Dr. Luis A. Diaz Jr. of Memorial Sloan Kettering Cancer Center, an author of
a paper published Sunday in the New England Journal of Medicine describing the results, which were sponsored by the drug company GlaxoSmithKline, said he knew of no other study in which a treatment completely obliterated a cancer in every patient.
“I believe this is the first time this has happened in the history of cancer,” Dr. Diaz said.
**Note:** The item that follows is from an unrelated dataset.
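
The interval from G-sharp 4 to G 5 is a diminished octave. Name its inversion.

A1

Inverted interval numbers add to nine, so an octave pairs with a unison (8 + 1 = 9).
The quality also flips — diminished becomes augmented — giving an augmented unison.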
Dr. Alan P. Venook, a colorectal cancer specialist at the University of California, San Francisco, who was not involved with the study, said he also thought this was a first.
These rectal cancer patients had faced grueling treatments — chemotherapy, radiation and, most likely, life-altering surgery that could result in bowel, urinary and sexual dysfunction. Some would need colostomy bags.
They entered the study thinking that, when it was over, they would have to undergo those procedures because no one really expected their tumors to disappear.
But they got a surprise: No further treatment was necessary.
“There were a lot of happy tears,” said Dr. Andrea Cercek, an oncologist at Memorial Sloan Kettering Cancer Center and a co-author of the paper, which was presented Sunday at the annual meeting of the American Society of Clinical Oncology.
Another surprise, Dr. Venook added, was that none of the patients had clinically significant complications.
Their first patient was Sascha Roth, then 38… two years later, she still does not have a trace of cancer.